Because it takes awhile to discover and develop new drugs, most treatments being tested against COVID-19 right now were designed to treat other viral infections. Pharmaceuticals hope they can be effectively repurposed to combat this one.
Gilead Sciences (GILD 0.63%) has started two clinical trials testing remdesivir, which had only limited success as an Ebola treatment, in patients with COVID-19. Both double-blind trials will test 5- and 10-day treatment regimens, but one will enroll patients with moderate cases, while the other will enroll those with severe manifestations.

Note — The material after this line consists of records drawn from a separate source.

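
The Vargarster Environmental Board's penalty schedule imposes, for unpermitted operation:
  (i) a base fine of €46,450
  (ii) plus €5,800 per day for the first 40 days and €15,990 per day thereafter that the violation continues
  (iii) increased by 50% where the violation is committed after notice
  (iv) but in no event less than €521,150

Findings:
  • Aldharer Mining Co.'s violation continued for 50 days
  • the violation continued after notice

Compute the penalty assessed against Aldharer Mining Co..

First 40 days: 40 × €5,800 = €232,000
Remaining days: (50 − 40) × €15,990 = €159,900
Per-day component: €232,000 + €159,900 = €391,900
Base plus per-day: €46,450 + €391,900 = €438,350
Enhancement: 50% of €438,350 = €219,175
Enhanced fine: €438,350 + €219,175 = €657,525
Minimum €521,150: €657,525 meets the minimum, no increase.

€657,525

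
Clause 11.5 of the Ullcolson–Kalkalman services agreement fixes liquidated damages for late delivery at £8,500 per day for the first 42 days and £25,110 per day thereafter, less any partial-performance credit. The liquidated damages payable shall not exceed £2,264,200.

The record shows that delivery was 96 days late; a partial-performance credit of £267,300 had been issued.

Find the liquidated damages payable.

First 42 days: 42 × £8,500 = £357,000
Remaining days: (96 − 42) × £25,110 = £1,355,940
Accrued per-day damages: £357,000 + £1,355,940 = £1,712,940
Less partial-performance credit: £1,712,940 − £267,300 = £1,445,640
Cap at £2,264,200: £1,445,640 is within the cap, no reduction.

£1,445,640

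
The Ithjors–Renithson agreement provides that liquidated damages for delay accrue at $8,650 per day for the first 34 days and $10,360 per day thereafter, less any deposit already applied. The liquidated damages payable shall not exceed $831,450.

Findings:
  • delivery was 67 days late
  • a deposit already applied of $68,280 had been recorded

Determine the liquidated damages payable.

$567,700

First 34 days: 34 × $8,650 = $294,100
Remaining days: (67 − 34) × $10,360 = $341,880
Accrued per-day damages: $294,100 + $341,880 = $635,980
Less deposit already applied: $635,980 − $68,280 = $567,700
Cap at $831,450: $567,700 is within the cap, no reduction.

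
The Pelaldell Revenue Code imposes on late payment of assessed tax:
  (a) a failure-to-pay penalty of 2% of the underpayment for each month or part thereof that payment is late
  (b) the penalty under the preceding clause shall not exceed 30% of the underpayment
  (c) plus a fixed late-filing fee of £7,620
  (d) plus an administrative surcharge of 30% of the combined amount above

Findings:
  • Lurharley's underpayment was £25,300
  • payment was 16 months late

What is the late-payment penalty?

£19,773

Accrued rate: 2% × 16 = 32%, capped at 30% → 30%
Failure-to-pay penalty: 30% of £25,300 = £7,590
Penalty before surcharge: £7,590 + £7,620 = £15,210
Administrative surcharge: 30% of £15,210 = £4,563
Total penalty: £15,210 + £4,563 = £19,773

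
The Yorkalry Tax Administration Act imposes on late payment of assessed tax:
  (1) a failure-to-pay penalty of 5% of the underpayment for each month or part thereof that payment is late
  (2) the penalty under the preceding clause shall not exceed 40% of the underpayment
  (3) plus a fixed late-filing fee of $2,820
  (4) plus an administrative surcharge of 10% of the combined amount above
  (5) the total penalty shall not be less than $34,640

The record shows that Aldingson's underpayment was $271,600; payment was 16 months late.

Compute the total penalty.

$122,606

Accrued rate: 5% × 16 = 80%, capped at 40% → 40%
Failure-to-pay penalty: 40% of $271,600 = $108,640
Penalty before surcharge: $108,640 + $2,820 = $111,460
Administrative surcharge: 10% of $111,460 = $11,146
Total penalty: $111,460 + $11,146 = $122,606
Minimum $34,640: $122,606 meets the minimum, no increase.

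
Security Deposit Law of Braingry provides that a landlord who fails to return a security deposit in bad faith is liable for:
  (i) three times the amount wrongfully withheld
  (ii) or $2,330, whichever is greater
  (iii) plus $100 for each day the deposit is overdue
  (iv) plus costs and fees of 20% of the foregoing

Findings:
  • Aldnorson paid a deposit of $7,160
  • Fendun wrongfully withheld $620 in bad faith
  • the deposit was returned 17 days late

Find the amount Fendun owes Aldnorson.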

Johnson & Johnson (JNJ 0.09%) has donated its drugs for HIV as potential treatments for the coronavirus. Since both viruses are RNA-based, the theory is that the protease inhibitors that block HIV viral replication might also block the replication of SARS-CoV-2. AbbVie's (ABBV -0.91%) HIV drug Kaletra has also been tested on patients with some reports of patients recovering. The treatments weren't part of a clinical trial, so there's no way of knowing if the drug helped the patients or if they would have recovered on their own.
Takeda (TAK 0.85%) recently announced plans for what it dubs TAK-888, a plasma-derived therapy. Takeda will take blood from people who have recovered from COVID-19 -- and therefore have antibodies to the coronavirus -- and extract those antibodies to create a treatment for new patients.
Other companies are attempting to develop effective vaccines to protect against the coronavirus. Both Moderna (MRNA 2.58%) and Inovio Pharmaceuticals (INO -0.48%) plan to start clinical trials of their vaccine candidates next month.